You can see one of the German buildings from the fishing docks.
^^^^^^^^^^^^^^^^^^^^^^^^^^^^^^^^^^^^^^^^^^^^^^^^^^^^^^^^^^^^^^^^^^^^^^^^^^^
Kribi has recently opened up to tourism. About five years ago, the road from Yaounde and Douala was paved, and some oil rigs were put up off the coast to process the oil shipped down the pipeline from Chad.
Before you could say Copacabana, a beach town sprung up complete with an homage to the icons of all beach bums worldwide, Bob Marley and Che Guevara.
^^^^^^^^^^^^^^^^^^^^^^^^^^^^^^^^^^^^^^^^^^^^^^^^^^^^^^^^^^^^^^^^^^^^^^^^^^^
I stayed at a romantic little place right on the beach.
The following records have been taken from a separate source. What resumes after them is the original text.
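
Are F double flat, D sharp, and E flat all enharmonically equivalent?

Fbb is pitch class 3; D# is pitch class 3; Eb is pitch class 3.
All spellings map to pitch class 3, so they are enharmonically equivalent.

Yes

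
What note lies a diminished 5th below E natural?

A#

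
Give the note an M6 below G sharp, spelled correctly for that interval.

A sixth below G lands on the letter B.
A major sixth spans 9 semitones, so G# moves to pitch class 11. On the letter B that is B.

B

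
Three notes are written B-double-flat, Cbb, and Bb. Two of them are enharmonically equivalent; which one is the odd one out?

In 12-tone equal temperament, enharmonic equivalents share a pitch class. Bbb is pitch class 9; Cbb is pitch class 10; Bb is pitch class 10.
Cbb and Bb share pitch class 10, while Bbb is pitch class 9.

Bbb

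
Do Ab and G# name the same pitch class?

Ab = pitch class 8 and G# = pitch class 8 — the same pitch class, so they are enharmonic equivalents.

Yes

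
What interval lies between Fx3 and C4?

The letter names run F→C, a span of 4 letter steps, so the interval is some kind of fifth.
F## to C is 5 semitones. A perfect fifth is 7, so 5 makes it doubly diminished.

doubly diminished fifth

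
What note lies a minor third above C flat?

Ebb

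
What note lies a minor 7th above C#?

B

C up a major seventh is B, so the target letter is B.
From C#, a minor seventh is 10 semitones up: B.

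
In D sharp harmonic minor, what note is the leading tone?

The D# harmonic minor scale runs D# E# F# G# A# B C##.
Degree 7 is C##.

C##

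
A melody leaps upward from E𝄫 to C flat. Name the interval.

major sixth

Counting letters E–F–G–A–B–C gives a sixth.
Ebb→Cb = 9 semitones, exactly the major sixth.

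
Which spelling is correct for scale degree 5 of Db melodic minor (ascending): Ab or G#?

Each scale degree takes a distinct letter name. Degree 5 of a scale on D must use the letter A.
Ab and G# are enharmonically the same pitch, but only Ab uses the letter A, so it is the correct spelling here.

Ab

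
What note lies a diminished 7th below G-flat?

A

G down a major seventh is Ab, so the target letter is A.
From Gb, a diminished seventh is 9 semitones down: A.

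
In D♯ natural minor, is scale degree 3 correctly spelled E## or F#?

F#

Each scale degree takes a distinct letter name. Degree 3 of a scale on D must use the letter F.
F# and E## are enharmonically the same pitch, but only F# uses the letter F, so it is the correct spelling here.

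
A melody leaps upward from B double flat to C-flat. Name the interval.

major second

Counting letters B–C gives a second.
Bbb→Cb = 2 semitones, exactly the major second.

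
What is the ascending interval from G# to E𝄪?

The letter names run G→E, a span of 5 letter steps, so the interval is some kind of sixth.
G# to E## is 10 semitones. A major sixth is 9, so 10 makes it augmented.

augmented sixth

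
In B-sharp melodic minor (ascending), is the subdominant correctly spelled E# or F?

Each scale degree takes a distinct letter name. Degree 4 of a scale on B must use the letter E.
E# and F are enharmonically the same pitch, but only E# uses the letter E, so it is the correct spelling here.

E#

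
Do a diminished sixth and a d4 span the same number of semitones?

A diminished sixth spans 7 semitones; a diminished fourth spans 4.
The spans differ, so they are not enharmonic equivalents.

No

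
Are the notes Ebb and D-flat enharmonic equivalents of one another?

Two spellings are enharmonically equivalent only if they share a pitch class.
Here Ebb → 2, Db → 1; 1 ≠ 2, so they are not.

No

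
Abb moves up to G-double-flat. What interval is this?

The letter names run A→G, a span of 6 letter steps, so the interval is some kind of seventh.
Abb to Gbb is 10 semitones. A major seventh is 11, so 10 makes it minor.

minor seventh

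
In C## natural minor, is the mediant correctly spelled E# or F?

E#

Each scale degree takes a distinct letter name. Degree 3 of a scale on C must use the letter E.
E# and F are enharmonically the same pitch, but only E# uses the letter E, so it is the correct spelling here.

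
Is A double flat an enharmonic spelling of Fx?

Abb = pitch class 7 and F## = pitch class 7 — the same pitch class, so they are enharmonic equivalents.

Yes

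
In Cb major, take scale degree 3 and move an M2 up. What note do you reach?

F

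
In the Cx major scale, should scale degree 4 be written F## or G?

Each scale degree takes a distinct letter name. Degree 4 of a scale on C must use the letter F.
F## and G are enharmonically the same pitch, but only F## uses the letter F, so it is the correct spelling here.

F##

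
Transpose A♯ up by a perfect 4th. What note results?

A up a perfect fourth is D, so the target letter is D.
From A#, a perfect fourth is 5 semitones up: D#.

D#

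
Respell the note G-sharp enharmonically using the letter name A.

G# is pitch class 8. The letter A alone is pitch class 9.
To reach pitch class 8 from A requires an offset of -1 semitone, i.e. flat: Ab.

Ab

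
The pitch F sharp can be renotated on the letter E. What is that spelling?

Plain E sits 2 semitones below F#, so on the letter E the same pitch needs a double sharp: E##.

E##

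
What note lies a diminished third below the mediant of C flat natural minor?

The mediant of Cb natural minor is Ebb.
A diminished third (2 semitones) below Ebb lands on the letter C, giving C.

C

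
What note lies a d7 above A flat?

Gbb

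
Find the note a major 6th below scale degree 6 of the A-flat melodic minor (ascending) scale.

Ab

Scale degree 6 of Ab melodic minor (ascending) is F.
A major sixth (9 semitones) below F lands on the letter A, giving Ab.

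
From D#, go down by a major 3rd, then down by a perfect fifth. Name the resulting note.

A major third down from D# is B (letter B, 4 semitones down).
A perfect fifth down from B is E (letter E, 7 semitones down).

E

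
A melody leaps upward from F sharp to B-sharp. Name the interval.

augmented fourth

Counting letters F–G–A–B gives a fourth.
F#→B# = 6 semitones, 1 wider than the perfect fourth (5), so augmented.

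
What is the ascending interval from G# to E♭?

The letter names run G→E, a span of 5 letter steps, so the interval is some kind of sixth.
G# to Eb is 7 semitones. A major sixth is 9, so 7 makes it diminished.

diminished sixth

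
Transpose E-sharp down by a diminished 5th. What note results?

A##

A fifth below E lands on the letter A.
A diminished fifth spans 6 semitones, so E# moves to pitch class 11. On the letter A that is A##.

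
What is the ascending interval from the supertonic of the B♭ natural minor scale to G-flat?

diminished fifth

The supertonic of Bb natural minor is C.
C up to Gb: letters C→G make it a fifth; 6 semitones makes it diminished.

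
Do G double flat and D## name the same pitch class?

Two spellings are enharmonically equivalent only if they share a pitch class.
Here Gbb → 5, D## → 4; 4 ≠ 5, so they are not.

No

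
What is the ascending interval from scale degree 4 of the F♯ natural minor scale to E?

perfect fourth

Scale degree 4 of F# natural minor is B.
B up to E: letters B→E make it a fourth; 5 semitones makes it perfect.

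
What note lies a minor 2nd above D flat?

A second above D lands on the letter E.
A minor second spans 1 semitone, so Db moves to pitch class 2. On the letter E that is Ebb.

Ebb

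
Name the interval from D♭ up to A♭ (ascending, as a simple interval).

Counting letters D–E–F–G–A gives a fifth.
Db→Ab = 7 semitones, exactly the perfect fifth.

perfect fifth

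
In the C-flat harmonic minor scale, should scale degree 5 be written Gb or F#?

Gb

Each scale degree takes a distinct letter name. Degree 5 of a scale on C must use the letter G.
Gb and F# are enharmonically the same pitch, but only Gb uses the letter G, so it is the correct spelling here.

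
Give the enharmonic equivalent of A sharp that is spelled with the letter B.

A# is pitch class 10. The letter B alone is pitch class 11.
To reach pitch class 10 from B requires an offset of -1 semitone, i.e. flat: Bb.

Bb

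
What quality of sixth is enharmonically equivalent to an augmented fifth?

minor

An augmented fifth spans 8 semitones.
A sixth spanning 8 semitones is minor (the major sixth is 9).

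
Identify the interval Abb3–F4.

augmented sixth

The letter names run A→F, a span of 5 letter steps, so the interval is some kind of sixth.
Abb to F is 10 semitones. A major sixth is 9, so 10 makes it augmented.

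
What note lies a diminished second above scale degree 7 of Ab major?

Abb

Scale degree 7 of Ab major is G.
A diminished second (0 semitones) above G lands on the letter A, giving Abb.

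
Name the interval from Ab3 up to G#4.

Counting letters A–B–C–D–E–F–G gives a seventh.
Ab→G# = 12 semitones, 1 wider than the major seventh (11), so augmented.

augmented seventh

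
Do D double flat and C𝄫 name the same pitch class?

No

Two spellings are enharmonically equivalent only if they share a pitch class.
Here Dbb → 0, Cbb → 10; 0 ≠ 10, so they are not.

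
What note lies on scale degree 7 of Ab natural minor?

Gb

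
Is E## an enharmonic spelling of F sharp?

E## = pitch class 6 and F# = pitch class 6 — the same pitch class, so they are enharmonic equivalents.

Yes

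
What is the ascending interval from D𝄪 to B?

Counting letters D–E–F–G–A–B gives a sixth.
D##→B = 7 semitones, 2 narrower than the major sixth (9), so diminished.

diminished sixth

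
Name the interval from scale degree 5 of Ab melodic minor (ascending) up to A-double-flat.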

So romantic, in fact, that I felt really awkward being there by myself while clusters of young expats frolicked and lounged about with their beautiful friends and lovers.
^^^^^^^^^^^^^^^^^^^^^^^^^^^^^^^^^^^^^^^^^^^^^^^^^^^^^^^^^^^^^^^^^^^^^^^^^^
Still it was a beautiful place to watch the sunset. I tried to think deep thoughts about my time in Cameroon and what I will do next, but insight evaded me. So I watched the sun go down and the lights go on on the oil rigs off the coast.